1 teaspoon baking soda

1 cup evaporated cane sugar

1 cup unsweetened almond milk

2 teaspoons apple cider vinegar

2 teaspoons pure vanilla extract

Powdered sugar for garnish

Preheat the oven to 350°F. Lightly oil a 9-inch round cake pan.

In a large bowl, sift together the flour, cocoa, and baking soda. Stir in the sugar.

In a small bowl, stir together the almond milk and vinegar. It will curdle; don’t fret. Stir in the ½ cup canola oil and the vanilla.

Gently stir the wet ingredients into the flour-cocoa mixture until just combined and it all coalesces into a dark, thick batter.

Pour into the prepared cake pan. Bake until the fragrance of chocolate wafts through the room, about 30 minutes. You can also give the cake a gentle poke with a finger; it should spring back when baked through.

All it needs is a dusting of powdered sugar.

The cake can be wrapped well and stored in the refrigerator for several days; bring to room temperature just before serving.

So I had the cake. But even I couldn’t deny that the whirling computer-generated graphic the meteorologists were calling Hurricane Andrew was bearing down on Miami. And the local television weather folk, normally so smiley and composed beneath their pancake makeup, were starting to blink, stutter, and sweat. Whatever else I might be dealing with or denying would have to wait.

I went about doing the normal hurricane prep, laying in candles and canned food, taking in the plants and patio furniture, all the while singing the R.E.M. ditty “It’s the End of the World as We Know It (and I Feel Fine).”
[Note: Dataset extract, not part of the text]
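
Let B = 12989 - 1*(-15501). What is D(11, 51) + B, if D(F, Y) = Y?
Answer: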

Just as the winds started to kick in, Benjamin lowered our blinds and latched them, turning our house from breezy, open, and flooded with sunshine to dark and close, the set of Sartre’s
No Exit.

Low-pressure system outside, high-pressure system inside. No wonder Benjamin got socked with a major headache. He wisely took to bed.

I didn’t. I read, paced, drank tea, made ice, picked up a book, put it down, watched the weather reports. The stations kept running footage of palm trees battered by the wind, meteorologists in yellow rain slickers squinting through the rain at the camera. This was before hurricane predicting became state of the art. South Florida only realized the power and path of Hurricane Andrew, a category 4 storm, as it hit.